Discussion circled around the issue for awhile, and the warrant article was tweaked to make it conditional on compliance with all applicable laws.

But the change was not sufficient for some residents, and the meeting stalled as debate began on a second amendment.

Then planning board chairman Tony Peak added his voice to the mix. He stressed that the salient point under consideration was whether residents endorsed the plan to lease the land, adding: "The selectmen have shown a willingness to explore this thoroughly, and I will add to the selectmen's assurances the planning board's assurances that we will all look into this thoroughly and not do anything that is not legal."

The article passed.

In connection with the leasing plan, voters approved a change to zoning bylaws to allow the storage of privately owned equipment on municipal property.

Residents then paved the way for the creation of a town-run dog park with a change to the town leash laws.

"This idea came after a selectmen's meeting, when we were dealing with problems with dogs running loose at Owen Park and at the beach," selectman Tristan Israel said. "This would not be a Trade Winds, which is owned by the land bank and not regulated by the town [Oak Bluffs]."

Mr. Israel noted that the bylaw change is only the first step. The town still has to identify an appropriate site, draft rules for the park and hold a public hearing.

The article in support of the effort to restore the Tashmoo Spring building came toward the end of the meeting. The 19th-century brick structure sits on the edge of Chappaquonsett Pond - at one end of Lake Tashmoo - and served as the hub of the first waterworks system on the Island.

"The deterioration of this building has been brought to your attention before," said Mr.

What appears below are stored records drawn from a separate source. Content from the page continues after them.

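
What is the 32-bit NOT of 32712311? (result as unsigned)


~0b1111100110010011001110111 = 0b11111110000011001101100110001000 = 4262254984 (32-bit unsigned)

4262254984


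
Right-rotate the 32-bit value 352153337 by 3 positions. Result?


Rotate 0b10100111111010110111011111001 right by 3 (32-bit) = 0b100010100111111010110111011111 = 580890079

580890079


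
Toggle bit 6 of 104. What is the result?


104 ^ (1 << 6) = 104 ^ 64 = 40

40


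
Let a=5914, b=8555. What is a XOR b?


5914 ^ 8555 = 13937

13937


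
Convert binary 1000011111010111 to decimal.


1000011111010111 in decimal = 34775

34775


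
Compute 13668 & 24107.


0b11010101100100 & 0b101111000101011 = 0b1010000100000 = 5152

5152


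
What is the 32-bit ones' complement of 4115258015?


4115258015 ^ 4294967295 = 179709280

179709280


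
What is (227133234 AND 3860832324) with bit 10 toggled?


Step 1: 227133234 & 3860832324 = 67731456
Step 2: 67731456 ^ (1 << 10) = 67731456 ^ 1024 = 67732480

67732480


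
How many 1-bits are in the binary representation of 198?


0b11000110 has 4 set bits

4


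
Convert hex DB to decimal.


DB hex = 219 decimal

219


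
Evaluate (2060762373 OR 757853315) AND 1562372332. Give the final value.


Step 1: 2060762373 | 757853315 = 2147483015
Step 2: 2147483015 & 1562372332 = 1562372228

1562372228


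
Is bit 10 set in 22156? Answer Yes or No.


0b101011010001100, bit 10 = 1. Yes

Yes


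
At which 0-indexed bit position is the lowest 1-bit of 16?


0b10000. Lowest set bit at position 4

4


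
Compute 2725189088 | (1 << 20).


2725189088 | (1 << 20) = 2725189088 | 1048576 = 2726237664

2726237664


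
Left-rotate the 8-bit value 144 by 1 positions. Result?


Rotate 0b10010000 left by 1 (8-bit) = 0b100001 = 33

33


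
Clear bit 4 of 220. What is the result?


220 & ~(1 << 4) = 204

204


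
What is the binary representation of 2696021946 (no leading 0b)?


2696021946 = 10100000101100100000011110111010 in binary

10100000101100100000011110111010


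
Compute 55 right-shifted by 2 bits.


0b110111 >> 2 = 0b1101 = 13

13


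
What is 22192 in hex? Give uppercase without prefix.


22192 = 56B0 hex

56B0


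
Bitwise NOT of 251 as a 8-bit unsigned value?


~0b11111011 = 0b100 = 4 (8-bit unsigned)

4


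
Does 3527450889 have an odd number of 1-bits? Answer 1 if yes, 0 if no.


0b11010010010000001010000100001001 has 10 ones => parity 0

0


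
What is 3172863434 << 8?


0b10111101000111100000110111001010 << 8 = 0b1011110100011110000011011100101000000000 = 812253039104

812253039104


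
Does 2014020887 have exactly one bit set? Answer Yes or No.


0b1111000000010111000010100010111. Multiple bits set => No

No


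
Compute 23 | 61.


0b10111 | 0b111101 = 0b111111 = 63

63


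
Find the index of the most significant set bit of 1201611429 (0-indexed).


0b1000111100111110010001010100101. Highest set bit at position 30

30


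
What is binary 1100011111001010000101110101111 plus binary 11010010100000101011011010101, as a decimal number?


1100011111001010000101110101111 + 11010010100000101011011010101 = 1111110001101010110001010000100 = 2117427844

2117427844


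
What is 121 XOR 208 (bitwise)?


0b1111001 ^ 0b11010000 = 0b10101001 = 169

169


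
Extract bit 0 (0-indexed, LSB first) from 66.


0b1000010, position 0 = 0

0


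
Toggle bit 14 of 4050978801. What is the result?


4050978801 ^ (1 << 14) = 4050978801 ^ 16384 = 4050995185

4050995185


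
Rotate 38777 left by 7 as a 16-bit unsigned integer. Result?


Rotate 0b1001011101111001 left by 7 (16-bit) = 0b1011110011001011 = 48331

48331


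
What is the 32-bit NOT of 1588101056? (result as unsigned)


~0b1011110101010000111111111000000 = 0b10100001010101111000000000111111 = 2706866239 (32-bit unsigned)

2706866239


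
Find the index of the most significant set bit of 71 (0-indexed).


0b1000111. Highest set bit at position 6

6


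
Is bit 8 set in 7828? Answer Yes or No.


0b1111010010100, bit 8 = 0. No

No


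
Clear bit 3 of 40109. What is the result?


40109 & ~(1 << 3) = 40101

40101


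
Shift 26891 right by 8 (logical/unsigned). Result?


0b110100100001011 >> 8 = 0b1101001 = 105

105


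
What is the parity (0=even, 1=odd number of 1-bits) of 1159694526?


0b1000101000111111000100010111110 has 16 ones => parity 0

0


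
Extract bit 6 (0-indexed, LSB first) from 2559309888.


0b10011000100010111111100001000000, position 6 = 1

1


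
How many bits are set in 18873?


0b100100110111001 has 8 set bits

8


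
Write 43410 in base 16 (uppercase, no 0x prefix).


43410 = A992 hex

A992


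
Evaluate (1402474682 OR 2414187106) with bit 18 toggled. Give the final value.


Step 1: 1402474682 | 2414187106 = 3757937402
Step 2: 3757937402 ^ (1 << 18) = 3757937402 ^ 262144 = 3757675258

3757675258


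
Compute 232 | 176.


0b11101000 | 0b10110000 = 0b11111000 = 248

248


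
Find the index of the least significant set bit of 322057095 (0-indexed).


0b10011001100100011001110000111. Lowest set bit at position 0

0


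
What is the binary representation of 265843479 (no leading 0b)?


265843479 = 1111110110000111001100010111 in binary

1111110110000111001100010111


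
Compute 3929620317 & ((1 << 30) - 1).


3929620317 & 1073741823 = 708394845

708394845


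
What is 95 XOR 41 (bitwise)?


0b1011111 ^ 0b101001 = 0b1110110 = 118

118


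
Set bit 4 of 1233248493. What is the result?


1233248493 | (1 << 4) = 1233248493 | 16 = 1233248509

1233248509


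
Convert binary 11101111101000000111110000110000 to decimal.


11101111101000000111110000110000 in decimal = 4020272176

4020272176


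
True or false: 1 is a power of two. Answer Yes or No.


0b1. Only one bit set => Yes

Yes


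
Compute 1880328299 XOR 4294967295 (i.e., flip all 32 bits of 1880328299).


1880328299 ^ 4294967295 = 2414638996

2414638996


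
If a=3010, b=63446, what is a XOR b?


3010 ^ 63446 = 64532

64532


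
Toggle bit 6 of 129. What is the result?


129 ^ (1 << 6) = 129 ^ 64 = 193

193


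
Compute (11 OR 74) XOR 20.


Step 1: 11 | 74 = 75
Step 2: 75 ^ 20 = 95

95


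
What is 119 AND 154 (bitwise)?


0b1110111 & 0b10011010 = 0b10010 = 18

18


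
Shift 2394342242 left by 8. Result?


0b10001110101101101100001101100010 << 8 = 0b1000111010110110110000110110001000000000 = 612951613952

612951613952


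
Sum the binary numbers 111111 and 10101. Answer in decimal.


111111 + 10101 = 1010100 = 84

84


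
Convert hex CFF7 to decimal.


CFF7 hex = 53239 decimal

53239


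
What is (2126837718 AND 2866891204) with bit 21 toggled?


Step 1: 2126837718 & 2866891204 = 717242820
Step 2: 717242820 ^ (1 << 21) = 717242820 ^ 2097152 = 719339972

719339972


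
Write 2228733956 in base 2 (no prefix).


2228733956 = 10000100110101111100100000000100 in binary

10000100110101111100100000000100


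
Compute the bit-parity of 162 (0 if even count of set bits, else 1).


0b10100010 has 3 ones => parity 1

1


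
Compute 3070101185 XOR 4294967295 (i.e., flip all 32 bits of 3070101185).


3070101185 ^ 4294967295 = 1224866110

1224866110


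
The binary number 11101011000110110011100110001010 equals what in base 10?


11101011000110110011100110001010 in decimal = 3944429962

3944429962


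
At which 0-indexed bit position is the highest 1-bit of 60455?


0b1110110000100111. Highest set bit at position 15

15


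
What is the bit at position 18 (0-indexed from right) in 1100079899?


0b1000001100100011110001100011011, position 18 = 0

0


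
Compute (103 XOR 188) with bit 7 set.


Step 1: 103 ^ 188 = 219
Step 2: 219 | (1 << 7) = 219 | 128 = 219

219


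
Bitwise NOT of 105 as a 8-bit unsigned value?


~0b1101001 = 0b10010110 = 150 (8-bit unsigned)

150


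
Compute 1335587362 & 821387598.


0b1001111100110110111001000100010 & 0b110000111101010110000101001110 = 0b100100010110000000000010 = 9527298

9527298


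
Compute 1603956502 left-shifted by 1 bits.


0b1011111100110100110111100010110 << 1 = 0b10111111001101001101111000101100 = 3207913004

3207913004


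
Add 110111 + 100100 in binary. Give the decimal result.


110111 + 100100 = 1011011 = 91

91


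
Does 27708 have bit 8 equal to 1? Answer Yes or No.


0b110110000111100, bit 8 = 0. No

No


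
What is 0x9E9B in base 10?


9E9B hex = 40603 decimal

40603


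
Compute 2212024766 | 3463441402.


0b10000011110110001101000110111110 | 0b11001110011011111110101111111010 = 0b11001111111111111111101111111110 = 3489659902

3489659902


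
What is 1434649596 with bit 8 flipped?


1434649596 ^ (1 << 8) = 1434649596 ^ 256 = 1434649340

1434649340


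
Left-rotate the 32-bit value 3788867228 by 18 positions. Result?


Rotate 0b11100001110101011000011010011100 left by 18 (32-bit) = 0b11010011100111000011101010110 = 443778902

443778902


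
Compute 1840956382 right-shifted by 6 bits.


0b1101101101110101100001111011110 >> 6 = 0b1101101101110101100001111 = 28764943

28764943


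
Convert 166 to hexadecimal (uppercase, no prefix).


166 = A6 hex

A6


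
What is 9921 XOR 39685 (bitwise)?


0b10011011000001 ^ 0b1001101100000101 = 0b1011110111000100 = 48580

48580


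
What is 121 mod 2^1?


121 & 1 = 1

1


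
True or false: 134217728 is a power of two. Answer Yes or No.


0b1000000000000000000000000000. Only one bit set => Yes

Yes


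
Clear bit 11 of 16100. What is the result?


16100 & ~(1 << 11) = 14052

14052


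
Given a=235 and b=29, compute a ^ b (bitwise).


235 ^ 29 = 246

246


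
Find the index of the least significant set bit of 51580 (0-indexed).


0b1100100101111100. Lowest set bit at position 2

2


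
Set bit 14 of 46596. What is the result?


46596 | (1 << 14) = 46596 | 16384 = 62980

62980


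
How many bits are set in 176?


0b10110000 has 3 set bits

3


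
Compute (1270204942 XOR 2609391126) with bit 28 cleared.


Step 1: 1270204942 ^ 2609391126 = 3493719064
Step 2: 3493719064 & ~(1 << 28) = 3225283608

3225283608


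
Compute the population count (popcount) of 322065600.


0b10011001100100101010011000000 has 11 set bits

11


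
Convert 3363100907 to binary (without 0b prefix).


3363100907 = 11001000011101001101100011101011 in binary

11001000011101001101100011101011


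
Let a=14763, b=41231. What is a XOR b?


14763 ^ 41231 = 39076

39076


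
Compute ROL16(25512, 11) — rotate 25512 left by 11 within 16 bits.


Rotate 0b110001110101000 left by 11 (16-bit) = 0b100001100011101 = 17181

17181


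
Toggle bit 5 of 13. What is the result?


13 ^ (1 << 5) = 13 ^ 32 = 45

45


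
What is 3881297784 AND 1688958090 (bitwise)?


0b11100111010101111110011101111000 & 0b1100100101010110111010010001010 = 0b1100100000000110110010000001000 = 1677943816

1677943816


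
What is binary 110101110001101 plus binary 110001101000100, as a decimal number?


110101110001101 + 110001101000100 = 1100111011010001 = 52945

52945


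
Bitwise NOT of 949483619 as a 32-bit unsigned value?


~0b111000100101111111100001100011 = 0b11000111011010000000011110011100 = 3345483676 (32-bit unsigned)

3345483676


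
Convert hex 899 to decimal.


899 hex = 2201 decimal

2201


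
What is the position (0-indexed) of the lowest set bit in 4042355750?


0b11110000111100010111010000100110. Lowest set bit at position 1

1


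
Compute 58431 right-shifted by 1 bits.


0b1110010000111111 >> 1 = 0b111001000011111 = 29215

29215


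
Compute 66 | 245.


0b1000010 | 0b11110101 = 0b11110111 = 247

247


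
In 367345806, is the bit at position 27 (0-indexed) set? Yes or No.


0b10101111001010100000010001110, bit 27 = 0. No

No


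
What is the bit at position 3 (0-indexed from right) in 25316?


0b110001011100100, position 3 = 0

0


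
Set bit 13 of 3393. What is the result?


3393 | (1 << 13) = 3393 | 8192 = 11585

11585


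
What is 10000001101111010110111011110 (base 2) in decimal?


10000001101111010110111011110 in decimal = 272084446

272084446


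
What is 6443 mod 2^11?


6443 & 2047 = 299

299


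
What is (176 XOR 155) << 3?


Step 1: 176 ^ 155 = 43
Step 2: 43 << 3 = 344

344


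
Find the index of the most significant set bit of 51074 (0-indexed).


0b1100011110000010. Highest set bit at position 15

15


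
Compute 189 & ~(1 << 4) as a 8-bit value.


189 & ~(1 << 4) = 173

173


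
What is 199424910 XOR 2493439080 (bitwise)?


0b1011111000101111101110001110 ^ 0b10010100100111101101110001101000 = 0b10011111011111000010011111100110 = 2675714022

2675714022


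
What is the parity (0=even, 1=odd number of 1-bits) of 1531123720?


0b1011011010000110001100000001000 has 11 ones => parity 1

1


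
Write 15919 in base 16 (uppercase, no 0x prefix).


15919 = 3E2F hex

3E2F


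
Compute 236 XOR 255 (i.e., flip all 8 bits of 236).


236 ^ 255 = 19

19


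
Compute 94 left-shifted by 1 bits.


0b1011110 << 1 = 0b10111100 = 188

188


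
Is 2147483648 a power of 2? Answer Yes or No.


0b10000000000000000000000000000000. Only one bit set => Yes

Yes


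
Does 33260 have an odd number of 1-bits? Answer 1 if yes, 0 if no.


0b1000000111101100 has 7 ones => parity 1

1


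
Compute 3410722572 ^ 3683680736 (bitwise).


0b11001011010010110111111100001100 ^ 0b11011011100100001000000111100000 = 0b10000110110111111111011101100 = 282853100

282853100


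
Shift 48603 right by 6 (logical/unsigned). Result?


0b1011110111011011 >> 6 = 0b1011110111 = 759

759


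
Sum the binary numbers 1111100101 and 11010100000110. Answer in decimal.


1111100101 + 11010100000110 = 11100011101011 = 14571

14571


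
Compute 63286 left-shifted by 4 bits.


0b1111011100110110 << 4 = 0b11110111001101100000 = 1012576

1012576


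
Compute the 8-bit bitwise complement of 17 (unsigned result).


~0b10001 = 0b11101110 = 238 (8-bit unsigned)

238


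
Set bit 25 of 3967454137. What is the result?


3967454137 | (1 << 25) = 3967454137 | 33554432 = 4001008569

4001008569


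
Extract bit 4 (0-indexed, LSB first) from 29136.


0b111000111010000, position 4 = 1

1


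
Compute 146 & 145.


0b10010010 & 0b10010001 = 0b10010000 = 144

144


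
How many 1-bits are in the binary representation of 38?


0b100110 has 3 set bits

3


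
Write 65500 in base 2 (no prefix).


65500 = 1111111111011100 in binary

1111111111011100


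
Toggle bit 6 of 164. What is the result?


164 ^ (1 << 6) = 164 ^ 64 = 228

228


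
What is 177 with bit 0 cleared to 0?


177 & ~(1 << 0) = 176

176


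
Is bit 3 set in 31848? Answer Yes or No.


0b111110001101000, bit 3 = 1. Yes

Yes


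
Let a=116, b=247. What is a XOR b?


116 ^ 247 = 131

131


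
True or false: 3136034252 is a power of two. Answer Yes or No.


0b10111010111011000001010111001100. Multiple bits set => No

No


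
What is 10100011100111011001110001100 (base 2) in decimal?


10100011100111011001110001100 in decimal = 343126924

343126924


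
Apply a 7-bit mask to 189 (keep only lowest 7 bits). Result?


189 & 127 = 61

61


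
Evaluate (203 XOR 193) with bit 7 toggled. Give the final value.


Step 1: 203 ^ 193 = 10
Step 2: 10 ^ (1 << 7) = 10 ^ 128 = 138

138


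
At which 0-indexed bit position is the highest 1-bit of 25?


0b11001. Highest set bit at position 4

4


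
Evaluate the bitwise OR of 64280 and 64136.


0b1111101100011000 | 0b1111101010001000 = 0b1111101110011000 = 64408

64408


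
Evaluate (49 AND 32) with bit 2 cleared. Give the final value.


Step 1: 49 & 32 = 32
Step 2: 32 & ~(1 << 2) = 32

32


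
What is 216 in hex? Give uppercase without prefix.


216 = D8 hex

D8


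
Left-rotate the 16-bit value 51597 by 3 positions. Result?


Rotate 0b1100100110001101 left by 3 (16-bit) = 0b100110001101110 = 19566

19566


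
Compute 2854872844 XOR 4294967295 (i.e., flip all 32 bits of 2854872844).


2854872844 ^ 4294967295 = 1440094451

1440094451


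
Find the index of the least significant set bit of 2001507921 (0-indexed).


0b1110111010011001001011001010001. Lowest set bit at position 0

0


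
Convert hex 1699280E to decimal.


1699280E hex = 379136014 decimal

379136014


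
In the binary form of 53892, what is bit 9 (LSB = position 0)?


0b1101001010000100, position 9 = 1

1


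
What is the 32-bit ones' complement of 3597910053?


3597910053 ^ 4294967295 = 697057242

697057242


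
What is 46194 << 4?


0b1011010001110010 << 4 = 0b10110100011100100000 = 739104

739104


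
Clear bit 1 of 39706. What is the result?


39706 & ~(1 << 1) = 39704

39704


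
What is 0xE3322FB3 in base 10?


E3322FB3 hex = 3811717043 decimal

3811717043


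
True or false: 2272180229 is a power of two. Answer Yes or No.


0b10000111011011101011100000000101. Multiple bits set => No

No


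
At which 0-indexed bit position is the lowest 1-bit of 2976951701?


0b10110001011100001010110110010101. Lowest set bit at position 0

0


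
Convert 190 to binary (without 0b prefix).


190 = 10111110 in binary

10111110


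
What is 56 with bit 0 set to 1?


56 | (1 << 0) = 56 | 1 = 57

57


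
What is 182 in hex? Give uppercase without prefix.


182 = B6 hex

B6


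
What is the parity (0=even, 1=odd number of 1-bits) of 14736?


0b11100110010000 has 6 ones => parity 0

0


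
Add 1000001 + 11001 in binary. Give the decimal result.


1000001 + 11001 = 1011010 = 90

90


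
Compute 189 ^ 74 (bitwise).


0b10111101 ^ 0b1001010 = 0b11110111 = 247

247


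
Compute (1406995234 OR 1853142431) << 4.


Step 1: 1406995234 | 1853142431 = 2147336127
Step 2: 2147336127 << 4 = 34357378032

34357378032


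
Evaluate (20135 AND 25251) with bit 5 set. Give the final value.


Step 1: 20135 & 25251 = 17059
Step 2: 17059 | (1 << 5) = 17059 | 32 = 17059

17059


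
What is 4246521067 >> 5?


0b11111101000111001100010011101011 >> 5 = 0b111111010001110011000100111 = 132703783

132703783


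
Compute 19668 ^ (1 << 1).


19668 ^ (1 << 1) = 19668 ^ 2 = 19670

19670


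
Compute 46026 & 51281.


0b1011001111001010 & 0b1100100001010001 = 0b1000000001000000 = 32832

32832


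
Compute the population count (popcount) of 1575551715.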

Israel. "Time has passed, and the deterioration has continued, but a committee has been formed to come up with creative ways to save the building and to use it.

"[Approving this article] will show there is a will of the community to save the building, and it will be helpful as we go forward and try to secure grants," Mr. Israel added.

Planning board member Henry Stephenson spoke briefly.

"In the past there have been concerns that the cost of restoration would be prohibitive, and it was estimated as high as three million dollars. But more recently experts have put the cost at less than one million dollars, maybe around $800,000," he said.

Residents also took up a number of routine housekeeping articles and endorsed the Islandwide energy resolution, which appears on the warrants in every Vineyard town. The resolution calls for the development and implementation of a comprehensive energy plan for the Island.